Opener “Trees” packs Keith’s esoteric, bizarre lyrics (“Trees may be extinct like the elephants,” “Carbon dioxide comin’ out to you,” etc.) into a track of vintage synths and syncopated blips that sounds an awful lot like Madonna’s “Music.” Everything sounds great, but it isn’t particularly distinctive. The Return is more successful when it embraces its tone of familiarity: DJ Dexter of the Avalanches guests on “Ants,” a turntable-driven sound collage with a four-on-the-floor tempo to put Sean Paul to shame. The awesome “Al Green” deconstructs Off the Wall-style basslines with multiple tracks of Keith’s lyrics—in this case, gripes about haters who think they’re Al Green, Tracy Chapman, or from Pakistan—inverted upon one another, sounding less like a new track and more like a remix. Even tracks with easily traced influences are still abrasive in their inventiveness, but as is the case for much of the album, this isn’t Kool Keith/Doc Ock’s inventiveness—it’s One Watt Sun’s. No harm no foul, I suppose, but The Return seems like false advertising.

The strangest track here is, without question, “A Gorilla Driving A Pick-Up Truck,” which pairs One Watt Sun’s laser sound effects and Eurotrash beats with a grumbled monologue and dusty blues riff straight out of Tom Waits’s Bone Machine.
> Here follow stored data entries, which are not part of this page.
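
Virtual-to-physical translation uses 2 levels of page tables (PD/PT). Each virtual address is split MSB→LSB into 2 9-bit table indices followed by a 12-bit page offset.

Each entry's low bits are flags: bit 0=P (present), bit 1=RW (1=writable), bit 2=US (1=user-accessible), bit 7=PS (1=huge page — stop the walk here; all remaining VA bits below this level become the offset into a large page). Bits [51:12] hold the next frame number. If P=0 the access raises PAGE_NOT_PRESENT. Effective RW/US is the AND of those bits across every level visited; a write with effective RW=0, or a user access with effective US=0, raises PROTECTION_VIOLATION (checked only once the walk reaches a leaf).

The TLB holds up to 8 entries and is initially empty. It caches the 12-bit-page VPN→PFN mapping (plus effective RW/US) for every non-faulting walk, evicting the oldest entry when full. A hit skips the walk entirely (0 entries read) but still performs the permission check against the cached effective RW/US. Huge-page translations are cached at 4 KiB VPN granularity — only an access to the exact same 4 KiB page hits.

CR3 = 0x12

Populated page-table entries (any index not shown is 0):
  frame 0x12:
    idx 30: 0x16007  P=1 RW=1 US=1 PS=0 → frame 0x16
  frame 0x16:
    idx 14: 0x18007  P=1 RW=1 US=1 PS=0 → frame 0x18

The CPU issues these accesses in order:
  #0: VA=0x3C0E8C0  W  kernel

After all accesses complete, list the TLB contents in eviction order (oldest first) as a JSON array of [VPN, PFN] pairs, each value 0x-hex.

Per-access translation:
#0 VA=0x3C0E8C0 (w,kernel):
  lvl0: tbl 0x12, slot 30 ⇒ 0x16007 (P1/RW1/US1/PS0)
  lvl1: tbl 0x16, slot 14 ⇒ 0x18007 (P1/RW1/US1/PS0)
  ⇒ phys 0x188C0  [2 reads]

TLB: [["0x3C0E", "0x18"]]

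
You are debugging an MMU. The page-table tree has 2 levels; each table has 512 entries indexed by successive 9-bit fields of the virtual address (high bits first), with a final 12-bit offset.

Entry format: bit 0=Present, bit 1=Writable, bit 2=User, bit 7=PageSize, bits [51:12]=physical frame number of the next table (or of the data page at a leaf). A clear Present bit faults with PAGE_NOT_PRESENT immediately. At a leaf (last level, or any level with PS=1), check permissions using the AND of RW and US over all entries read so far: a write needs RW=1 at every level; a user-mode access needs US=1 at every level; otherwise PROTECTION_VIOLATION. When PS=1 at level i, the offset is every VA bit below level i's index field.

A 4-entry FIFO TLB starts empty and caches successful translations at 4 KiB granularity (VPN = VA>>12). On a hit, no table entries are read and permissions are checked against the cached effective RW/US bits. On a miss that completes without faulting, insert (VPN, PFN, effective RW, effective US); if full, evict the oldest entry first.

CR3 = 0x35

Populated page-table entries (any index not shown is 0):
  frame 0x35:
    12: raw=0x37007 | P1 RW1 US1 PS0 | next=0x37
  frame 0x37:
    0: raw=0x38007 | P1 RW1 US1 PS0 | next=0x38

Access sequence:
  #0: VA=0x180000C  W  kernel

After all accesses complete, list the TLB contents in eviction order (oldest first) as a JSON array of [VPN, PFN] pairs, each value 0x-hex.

Trace:
#0 VA=0x180000C (w,kernel):
  [0] read 0x35 idx=12: raw=0x37007 flags P=1 W=1 U=1 S=0
  [1] read 0x37 idx=0: raw=0x38007 flags P=1 W=1 U=1 S=0
  → PA=0x3800C  (2 entries read)

TLB: [["0x1800", "0x38"]]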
I doubt even Waits could grant “A Gorilla Driving A Pick-Up Truck” the solemnity that Keith is aiming for—the lyrics are about exactly what you think they’re about—but it’s still the only real challenge here. Allegedly, Keith was committed to Bellevue years ago, and some listeners may seek an exploitative Daniel Johnston/Wesley Willis/that guy from Thirteenth Floor Elevators-type listen. But “Gorilla” may be less a depiction of mental illness than a brave marriage of “white” and “black” music—although, then again, it’s probably just supposed to be fucking funny.